This chapter examines the formulation, implementation and monitoring of policies by the public bureaucracy in Vietnam. It presents a discussion of the main features of Vietnamese public bureaucracy and its recent evolution arising from the promulgation of the Law on Civil Servants and Public Officials. It describes the hierarchically structured process of policy formulation, which involves a monolithic process of discussion and deliberation among the policy-makers. While there is formalistic cohesion among the policy-makers after policy formulation, there are bottlenecks in policy implementation and policy monitoring because of dispersion among public officials and civil servants, their limited capacities and the prevalence of patronage and nepotism in the Vietnamese public bureaucracy.

The processes of policy implementation in Vietnam have been characterized by some scholars as ‘purposively complicated’ and ‘frequently unclear and overlapping’ (Gainsborough, Dang and Tran 2009; Gainsborough 2010), ‘gloomy with a large gap between intention and implementation’ (Fritzen 2005) and ‘manifold and dispersed’ (Woodside 2006; Acuña-Alfaro 2009a).

This chapter is divided into five sections. The following section focuses on the policy context and identifies the salient features that influence policy formulation and implementation in Vietnam. The second section provides background information on Vietnam's public bureaucracy and describes its ‘waved’ approach to reform and implementation. The third section discusses the distinctions between public officials and civil servants in Vietnam. The fourth section looks into recent efforts to differentiate and develop a more meritocratic system in order to enhance policy implementation.

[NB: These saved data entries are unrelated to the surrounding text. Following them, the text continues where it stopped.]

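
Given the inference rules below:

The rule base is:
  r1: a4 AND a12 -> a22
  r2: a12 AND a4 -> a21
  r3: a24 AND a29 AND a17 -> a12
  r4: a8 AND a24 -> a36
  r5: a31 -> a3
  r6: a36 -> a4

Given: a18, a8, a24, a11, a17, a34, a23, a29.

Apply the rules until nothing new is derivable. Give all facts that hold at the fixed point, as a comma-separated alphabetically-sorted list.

a11, a12, a17, a18, a21, a22, a23, a24, a29, a34, a36, a4, a8

Round 1 fires r3, r4, giving a12, a36.
Round 2 fires r6, giving a4.
Round 3 fires r1, r2, giving a22, a21.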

The fifth section focuses on the challenges of linking policy intention with implementation by presenting two case studies which continue the analysis in the previous sections regarding the role of the public bureaucracy in policy implementation. These case studies examine the processes related to policy implementation by the public bureaucracy in Vietnam and identify a hierarchically structured and formalistic process of policy formulation. However, given the dispersed network of public officials and civil servants and their limited skills and capacities, policy implementation and policy monitoring are found to be bottlenecks.

Policy context in Vietnam

Vietnam has a land area of 331,114 sq. km and borders the Gulfs of Thailand and Tonkin as well as the South China Sea (The Economist 2013: 240). It also shares boundaries with China, Laos and Cambodia. It has an s-shaped figure with a coastline of 3,260 km.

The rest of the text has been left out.